Before leaving for break I was thinking about cool, trendy cities on the East coast that begin with the letter “M.” After eliminating Macon, GA (because it’s about as cool as Providence, RI), I was left with Middletown and Miami. I stopped in sunny south Florida for three days to compare the two metropolises before heading to South America for cultural enrichment (and advantageous exchange rates).
I know some of you idiots went to Mexico to soak up some rays and slay some dragons, while others of you feared for your lives as you sat for six days at a resort with white sandy beaches on a politically tumultuous island in the Caribbean. And some of you went to Europe to visit a significant other who (for some strange reason) wasn’t as nice as he/she/ze usually is because of his/her/ze’s exposure to the splendors of sexualized society. Lastly, too many of you sat on your couches or beanbags (I don’t know how your homes are furnished) and watched Tom Cruise glorify (and demonstrate that social mobility is achievable through) bartending in 1988’s “Cocktail.” Although entertaining, the movie leaves me with a few questions: does spinning the bottles and glasses make the drinks taste better? What’s a redeye? Isn’t Tom Cruise, like, the best poet ever? And where have all the acrobatic, bottle-twirling bartenders gone?
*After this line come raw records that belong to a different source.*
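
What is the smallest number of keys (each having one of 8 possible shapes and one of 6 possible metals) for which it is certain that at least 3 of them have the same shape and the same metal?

There are 8 × 6 = 48 (shape, metal) combinations acting as pigeonholes.
With 48 × 2 = 96 keys we could place exactly 2 in each, with no (shape, metal) pair reaching 3.
One more forces some (shape, metal) pair to hold 3, so 96 + 1 = 97.

97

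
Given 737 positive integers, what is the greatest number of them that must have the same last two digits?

The 737 positive integers fall into 100 possible two-digit endings.
If each of the 100 possible two-digit endings held at most 7, the total would be at most 100 × 7 = 700 < 737, a contradiction.
So at least one holds ⌈737/100⌉ = 8.

8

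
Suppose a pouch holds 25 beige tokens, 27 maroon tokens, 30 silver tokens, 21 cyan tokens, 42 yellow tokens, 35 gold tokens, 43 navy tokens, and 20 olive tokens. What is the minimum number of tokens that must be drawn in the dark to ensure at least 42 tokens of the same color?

241

In the worst case we take at most 41 of each color, but all 25 beige, all 27 maroon, all 30 silver, all 21 cyan, all 35 gold, and all 20 olive (fewer than 41), giving 25 + 27 + 30 + 21 + 41 + 35 + 41 + 20 = 240.
One more token then forces some color to 42, so 240 + 1 = 241.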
I didn’t see any in Miami, but they could be in Middletown. Unfortunately, we’ll never know because we don’t go to Eli Cannon’s to sample microbrews or Nikita’s to work some middle aged mothers of four. We don’t go to 386 because it was renamed Fudd’s and that sounds lame (“Hey, lets go to Fudd’s”), and we don’t cross the river to go to peasant bars in Portland because they’re for peasants. We don’t go to Hartford for fear of being mistaken for Trinity students and then being held ransom and/or getting verbally, physically, or sexually assaulted. You don’t go to Valentino’s because you don’t know that there’s a strip club on Court St., but I do… and I do. We don’t go to Vinnie’s Jump and Jive because they don’t serve booze and we don’t go to the roller-rink because it’s secretly a meth lab and never open. And we don’t go to Forbidden City or Lucé because your average Wes student isn’t cool with spending that much (cream) cheese on a bottle of Bud heavy.
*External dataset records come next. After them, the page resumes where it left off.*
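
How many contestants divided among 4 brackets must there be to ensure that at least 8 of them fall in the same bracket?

29

There are 4 brackets acting as pigeonholes.
With 4 × 7 = 28 contestants we could place exactly 7 in each, with no class reaching 8.
One more forces some class to hold 8, so 28 + 1 = 29.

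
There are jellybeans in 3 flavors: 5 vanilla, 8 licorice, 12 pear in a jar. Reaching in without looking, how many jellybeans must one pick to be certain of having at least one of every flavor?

The hardest flavor to obtain is vanilla: we could draw every other jellybean first — 25 − 5 = 20 jellybeans — without a single vanilla one.
The next draw must be vanilla, so 20 + 1 = 21.

21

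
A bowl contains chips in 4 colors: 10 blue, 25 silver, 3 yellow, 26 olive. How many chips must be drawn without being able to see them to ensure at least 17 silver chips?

56

The worst case draws every non-silver chip first: 10 + 3 + 26 = 39.
The next 17 draws are then forced to be silver, giving 39 + 17 = 56.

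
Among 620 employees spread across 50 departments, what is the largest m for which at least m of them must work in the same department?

13

If each of the 50 departments held at most 12, the total would be at most 50 × 12 = 600 < 620, a contradiction.
So at least one holds ⌈620/50⌉ = 13.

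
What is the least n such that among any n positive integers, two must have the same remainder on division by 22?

Two integers differ by a multiple of 22 exactly when they share a remainder mod 22.
There are 22 residue classes mod 22, so 22 integers can all lie in distinct classes.
One more integer must repeat a residue, giving a difference divisible by 22. So n = 22 + 1 = 23.

23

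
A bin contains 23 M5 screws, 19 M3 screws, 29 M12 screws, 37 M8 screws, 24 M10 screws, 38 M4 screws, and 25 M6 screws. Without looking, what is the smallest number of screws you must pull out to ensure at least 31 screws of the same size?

Treat the 7 sizes as pigeonholes.
In the worst case we take at most 30 of each size, but all 23 M5, all 19 M3, all 29 M12, all 24 M10, and all 25 M6 (fewer than 30), giving 23 + 19 + 29 + 30 + 24 + 30 + 25 = 180.
One more screw then forces some size to 31, so 180 + 1 = 181.

181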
I can’t stand hearing people obnoxiously shout across the campus center, “Are you going to bar night?” or the New Englanders rhetorically asking, “Bahs Kehd?” (because they know the answer is always “yeah guy, fact”). Shut up! We don’t have a bar night. We don’t go to a huge party school where a large portion of the student body gets wicked pissah on Wednesday nights. It’s just two scenes. Like lemmings, we file into either The Gatekeeper or Hair of the Dog (depending on the snugness of your denim or your general outlook on life).
You don’t go to (pubic) Hair of the Dog or The Gatekeeper (not Rick Moranis in Ghostbusters) because they’re nice, fun bars. You go because Wednesday is just another night to try to get laid…at least that’s why I go. It’s not a free for all of booze either. At the typical DKE party, every one of the 30,000 jello shots and 20 kegs are consumed. However, the shot-maiden at Hair of the Dog has more trouble selling a shot than Johnnie Cochran did getting his neighbors to treat him like a human being. Not one person can honestly say that he/she/ze goes because of the ambiance, the vast beer selection, or the bartender’s ability to make one hell of a cocktail.
The jukeboxes at Hair of the Dog and Gatekeeper sure can play some real zinger—rom Eddie Money and Journey to Madonna and Metallica. Over break, the DJ’s of Miami reintroduced me to hip-hop, informing me that 50 cent has deflated and is now a worthless, good for nothing, lazy, unpunctual, un-buoyant artist. I was also reminded that Big Pimpin’ involves spending cheese, and that Remy Martin, in addition to being a cognac, is one belligerent woman.
Sure I enjoyed dancing with a 5’11¾“ model under the stars at a beachfront bar on South Beach, casually chatting about prime tanning hours and German automobiles, but I would have rather been at the Gatepeeper, sandwiched in between hipsters and getting spit on by hobos while trying to have a civilized conversation about 16mm filmmaking or fifteenth century French literature. Or if I wanted to have a physical workout, I could have gone to Snare of the Dog and walked around the bar for hours in search of someone interesting to talk to, deviating from the typical jargon of ”come here often“ or ”wanna make like your legs and split?“
As R. Kelly suggests, ”after the party it’s the hotel lobby,“ but the Middletown Inn doesn’t permit non-guests to loiter at 1 a.m. and the Wesley Inn is usually full of ”ladies of the evening.“ Unable to obey the statutory rapist of rap, many of you retreat to a crowded wood-frame house and fight for beer with eighty other idiots and subconsciously discuss your monotonous collegiate careers, which sounds just as enthralling as watching a game of hacky sack.
Maybe Middletown can be just as fun as Miami; maybe I’m crazy. But the social scene doesn’t depend on the bars, it’s determined by you losers, the people.